Rachel Lee Hovnanian comments, “The way we perceive the world and connect with each other today has been deeply altered by the recent social distancing imposed by the global pandemic as well as the polarized nature of today’s political and cultural systems, which cemented the dominance of technology and alienation over faith and communal experiences. Angels Listening offers a space that transforms hundreds of silenced voices into a chorus of confessions, demonstrating the liberation associated with catharsis and the sanctity of meditative environments in moments of shared isolation.”   Hovnanian’s multidisciplinary practice spans from photography, video, sculpture, painting, and installation, delving into the social codes surrounding femininity and gender relations, as well as broader value systems and the means by which we formulate our public selves. Questioning the role of art in today’s society, Hovnanian’s work navigates the post-internet world, investigating contemporary notions of narcissism, obsession and intimacy, and alienating addiction to modern technological devices and media. Her installations establish surreal and immersive environments that challenge viewers to examine their own cultural values. After living and working in Italy for part of each year of the past decade, Hovnanian comes to Venice with her most intimate exhibition to date, releasing the transformative power of our inner selves.
Rachel Lee Hovnanian is a New York-and Miami-based artist whose multidisciplinary practice explores the complexities of modern feminism, cultural ideals regarding physical perfection, and the psychological effects of new media and technology. Born in Parkersburg, West Virginia, and raised in Houston, Texas, she received her BFA from the University of Texas, Austin, and completed postgraduate studies at the Parsons School of Design in New York. Recently, Hovnanian has been the subject of several solo exhibitions in Italy, where she has lived and worked for several months every year for the past decade. These include a one-woman museum show at the Palazzo Mediceo di Seravezza (2019), a large-scale installation at the Church of San Cristoforo in Lucca (2020), as well as an exhibition in Pisa at the Church of Santa Maria della Spina in 2021. With The Women’s Trilogy Project, a three-part solo presentation at Leila Heller Gallery (her representation since 2006) in 2018, Hovnanian became one of the only female artists to be given three consecutive exhibitions at a New York gallery.
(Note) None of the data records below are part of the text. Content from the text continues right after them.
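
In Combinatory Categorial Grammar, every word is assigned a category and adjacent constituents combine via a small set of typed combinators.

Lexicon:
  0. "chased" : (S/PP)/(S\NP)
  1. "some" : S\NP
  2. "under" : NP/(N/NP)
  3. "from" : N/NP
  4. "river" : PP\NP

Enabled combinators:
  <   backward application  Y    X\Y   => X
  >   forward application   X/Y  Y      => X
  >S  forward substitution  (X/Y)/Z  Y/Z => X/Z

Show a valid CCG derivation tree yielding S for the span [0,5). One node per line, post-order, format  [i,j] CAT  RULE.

[0,5] S   >
  [0,2] S/PP   >
    [0,1] "chased" : (S/PP)/(S\NP)
    [1,2] "some" : S\NP
  [2,5] PP   <
    [2,4] NP   >
      [2,3] "under" : NP/(N/NP)
      [3,4] "from" : N/NP
    [4,5] "river" : PP\NP

[0,1] (S/PP)/(S\NP)  lex  "chased"
[1,2] S\NP  lex  "some"
[0,2] S/PP  >  k=1
[2,3] NP/(N/NP)  lex  "under"
[3,4] N/NP  lex  "from"
[2,4] NP  >  k=3
[4,5] PP\NP  lex  "river"
[2,5] PP  <  k=4
[0,5] S  >  k=2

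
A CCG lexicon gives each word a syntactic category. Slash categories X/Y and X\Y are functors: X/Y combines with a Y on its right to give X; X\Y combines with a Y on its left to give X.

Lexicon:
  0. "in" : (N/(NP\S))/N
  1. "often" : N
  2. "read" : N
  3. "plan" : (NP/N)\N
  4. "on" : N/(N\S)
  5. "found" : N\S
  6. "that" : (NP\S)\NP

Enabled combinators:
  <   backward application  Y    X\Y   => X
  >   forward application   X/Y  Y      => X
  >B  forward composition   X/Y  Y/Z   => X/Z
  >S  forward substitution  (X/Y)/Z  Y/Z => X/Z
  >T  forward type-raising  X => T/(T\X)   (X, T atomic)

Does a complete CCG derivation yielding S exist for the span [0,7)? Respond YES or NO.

NO

(N/(NP\S))/N N N (NP/N)\N N/(N\S) N\S (NP\S)\NP
CKY chart[0,7] = {N, N/(N\N), NP/(NP\N), PP/(PP\N), S/(S\N)}; S ∉ chart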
She has exhibited internationally in solo exhibitions in the United States, Asia, Europe, and the Middle East, at venues including Leila Heller Gallery, New York and Dubai; Pechersky Gallery, Moscow; Joyce Gallery, Beijing; and Fundación Pons, Barcelona. Her work has been included in group exhibitions at the United States Embassy in Budapest, Hungary; Parasol Unit Foundation, London; Des Moines Art Center, Des Moines; Imago Galleries, Palm Springs; Manarat Al Saadiyat, Abu Dhabi; Loretta Howard Gallery, New York (curated by Beth Rudin DeWoody); and at the Nassau County Museum of Art, Roslyn Harbor; among other venues. Hovnanian’s work resides in numerous private and public collections, including the Multimedia Art Museum, the Moscow Collection, the collections of the Royal Family of Dubai, the Mallin Collection, the collection of Lily Safra, the collection of Darren Walker, the corporate collections of AT&T, Dior, Graff Diamonds, TD Bank, and the 21c Museum Hotels Collection.